Neither the North nor South Korea was included when signing the treaty. A South Korean diplomat asking not to be named said such a result was influenced by Japan’s then vice foreign minister who had lobbied Washington to keep the two Koreas out of the post-war treaty claiming its occupation of the Korean Peninsula was legitimate.

Through the treaty Japan regained its sovereignty, re-establishing itself as a global economic and political power. Records show it also rehabilitated many war criminals to their former political and government positions.

However, the Cold War logic does not fully explain why the Japanese were not punished as severely as the German Nazis for their wartime crimes.

According to an essay “Researching Japanese War Crimes Records” published by the United States National Archives and Records Administration (NARA) in 2006, the U.S. government protected some Japanese medical officers from punishment in exchange for data on human experimentation.

It writes “Japanese war criminals were not punished. Perhaps the most notorious was Gen. Shiro Ishii of Unit 731 who escaped postwar prosecution in exchange, apparently, for supplying the U.S. government with details of his gruesome human experiments.”

Ishii was a Japanese microbiologist and lieutenant-general of the notorious unit, a biological warfare section of the Imperial Japanese Army in charge of human experimentation.
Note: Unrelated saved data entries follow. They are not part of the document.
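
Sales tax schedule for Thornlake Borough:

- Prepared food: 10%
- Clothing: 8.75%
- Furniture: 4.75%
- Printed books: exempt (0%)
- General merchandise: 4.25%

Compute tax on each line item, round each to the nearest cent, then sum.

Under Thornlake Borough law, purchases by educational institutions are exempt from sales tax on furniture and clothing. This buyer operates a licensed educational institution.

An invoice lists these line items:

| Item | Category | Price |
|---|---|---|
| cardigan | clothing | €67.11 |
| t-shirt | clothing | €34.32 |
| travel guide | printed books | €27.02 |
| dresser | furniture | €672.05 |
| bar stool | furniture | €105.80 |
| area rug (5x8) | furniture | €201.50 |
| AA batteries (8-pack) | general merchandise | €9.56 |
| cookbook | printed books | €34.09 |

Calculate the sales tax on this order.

€0.41

Cardigan €67.11: clothing, buyer-exempt → 0% → €0.00
T-shirt €34.32: clothing, buyer-exempt → 0% → €0.00
Travel guide €27.02: printed books → 0% → €0.00
Dresser €672.05: furniture, buyer-exempt → 0% → €0.00
Bar stool €105.80: furniture, buyer-exempt → 0% → €0.00
Area rug (5x8) €201.50: furniture, buyer-exempt → 0% → €0.00
AA batteries (8-pack) €9.56: general merchandise → 4.25% → €0.41
Cookbook €34.09: printed books → 0% → €0.00
Total tax = €0.41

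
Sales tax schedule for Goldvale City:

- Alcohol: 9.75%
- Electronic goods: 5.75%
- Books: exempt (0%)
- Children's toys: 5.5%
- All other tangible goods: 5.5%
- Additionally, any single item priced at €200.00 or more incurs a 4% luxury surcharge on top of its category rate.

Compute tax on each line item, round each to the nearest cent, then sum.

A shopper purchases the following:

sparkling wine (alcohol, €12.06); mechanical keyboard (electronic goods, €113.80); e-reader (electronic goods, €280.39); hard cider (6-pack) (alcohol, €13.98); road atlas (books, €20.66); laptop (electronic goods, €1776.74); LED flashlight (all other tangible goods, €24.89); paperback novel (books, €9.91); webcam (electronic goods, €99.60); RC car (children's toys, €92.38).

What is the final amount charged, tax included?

€2666.24

Sparkling wine €12.06: alcohol → 9.75% → €1.18
Mechanical keyboard €113.80: electronic goods → 5.75% → €6.54
E-reader €280.39: electronic goods → 5.75% + 4% surcharge = 9.75% → €27.34
Hard cider (6-pack) €13.98: alcohol → 9.75% → €1.36
Road atlas €20.66: books → 0% → €0.00
Laptop €1776.74: electronic goods → 5.75% + 4% surcharge = 9.75% → €173.23
LED flashlight €24.89: all other tangible goods → 5.5% → €1.37
Paperback novel €9.91: books → 0% → €0.00
Webcam €99.60: electronic goods → 5.75% → €5.73
RC car €92.38: children's toys → 5.5% → €5.08
Subtotal = €2444.41; tax = €221.83; total due = €2666.24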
Records show that Ishii and other members of the unit were granted immunity from war-crime prosecution in 1946 before the Tokyo trials.

The NARA report also says convicted Class A war criminals such as Mamoru Shigemitsu, a senior diplomat and foreign minister during the war years, was able to regain his position in 1954 without being indicted under the U.S. occupation.

“The Allied Forces were less strict in punishing war criminals compared to Germany,” said Doh. “Japan took full advantage of the Cold War situation by teaming up with the U.S. It also laid the groundwork to its current claim that Japan is relieved of legal liability through the treaty and compensation made to the victims. After that the claims comes from a mere humanitarian perspective.”

Taking into account the abnormal post-war circumstances, critics say Seoul should press Tokyo to face up to its history to make a fundamental breakthrough in volatile relations by shedding new light on the post-war exceptions.